PATIPERRO

Cuentito de la precariedad

domingo, 31 de marzo de 2019 · 00:12

Richard Mateos Burlando Fronteras

Todos los domingos el restaurante de doña Seida es un hervidero de gente. También es una cacofonía anárquica en la que se mezcla una serie interminable de sonidos variopintos: voces, cubiertos y platos que entrechocan, chisporroteo de carbones que arden alimentando  varias parrillas.

De pronto, se escucha el sonido de una olla que, empeñada en cumplir con la ley de la gravedad, se estrella contra el piso. Se oyen voces que salen de la cocina festejando el desatino de la caída de la olla. Y afuera, en el salón de comidas, una serie de personajes deambulamos de mesa en mesa buscando a clientes dispuestos a gastarse unos pesos de más porque disfrutan del lujo de cumplir con el mandamiento bíblico del descanso dominical.

Músicos solitarios de voz y guitarra desafinadas que entonan las canciones de moda se mezclan con mariachis y con duetos de guitarra y acordeón más afinados, que tratan de deleitar las orejas de quienes paladean los alimentos con canciones mexicanas tradicionales, con música camba, y claro, también con las canciones de moda.

De pronto, aparece entre las mesas este patiperro que escribe, para ofrecer porciones de flan casero típico de las islas Canarias, hecho con mis manos, con el fin de  costearme una serie de viajes que me permitan recopilar historias que cuenten la situación de la discapacidad en Bolivia.  Eso les digo a los comensales y la venta no va mal –muchos compran–, pero hay un no sé qué, una energía sutil que me dice que para la mayoría de la gente lo que les estoy contando es un cuento chino. No pueden creer que de mis manos salgan los flanes, ni pueden creer que viaje solo, ni mucho menos que escriba.

Víctor Ugarte –fotógrafo increíble de paisajes humanos–, quien me ayuda transportando y sirviendo los flanes, me confirma el prejuicio cuando intercambiamos impresiones. “Si vieras sus caras…”.

El tiempo pasa y pienso que sería mejor ahorrar saliva anunciando simplemente que ofrezco flanes. ¿Para qué contarles que con ellos me costeo viajes y el lujo de poder escribir si no se lo creen? Pero hay una especie de dignidad –si quieren llámenlo orgullo– que me hace repetir lo mismo una y otra vez: Postre casero para viajar por Bolivia y relatar la situación de la discapacidad en el país.

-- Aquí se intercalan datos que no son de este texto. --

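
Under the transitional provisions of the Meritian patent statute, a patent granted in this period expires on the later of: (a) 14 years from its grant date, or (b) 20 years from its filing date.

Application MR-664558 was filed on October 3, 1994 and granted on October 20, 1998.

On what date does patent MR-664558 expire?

October 3, 2014

(a) grant + 14 years → 20 October 2012.
(b) filing + 20 years → 3 October 2014.
Later of the two: 3 October 2014.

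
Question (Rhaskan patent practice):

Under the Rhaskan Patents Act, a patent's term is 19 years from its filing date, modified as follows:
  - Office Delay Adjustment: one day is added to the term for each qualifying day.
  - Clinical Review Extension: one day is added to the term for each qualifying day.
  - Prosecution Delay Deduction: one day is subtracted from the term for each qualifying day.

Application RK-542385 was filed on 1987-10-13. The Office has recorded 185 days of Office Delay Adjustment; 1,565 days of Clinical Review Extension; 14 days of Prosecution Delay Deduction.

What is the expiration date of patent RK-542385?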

Muchos compran aunque no lo creen, otros rechazan el producto pero depositan unos centavos a modo de limosna, y los menos me preguntan por el proyecto y me desean suerte. Finalmente termina la jornada y la familia de doña Seida –la dueña del restaurante– me ofrece mondongo, refresco de lima y un poco de chicha sin cobrarme un peso.

Los teóricos de los movimientos sociales hablan de que el capitalismo del siglo XXI crea una nueva clase social tan precaria como la del proletariado de los siglos XIX y XX, pero con una diferencia. La nueva clase ni está encadenada a una máquina ni trabaja en fábricas: enfermeras, profesores, jóvenes egresados que trabajan gratis en las universidades, trabajadoras del hogar, meseros de fin de semana que estudian entre semana, periodistas freelancer –entre otros oficios– componemos esta clase social variopinta a la que los teóricos llaman precariado.

En mi caso, al igual que muchos que nos movemos sin ojos funcionales, piernas u otras partes del cuerpo que funcionan de manera diversa, somos, además, merced al prejuicio social, una subespecie del precariado, pues ni nos quieren como trabajadores, ni nos quieren como mendigos.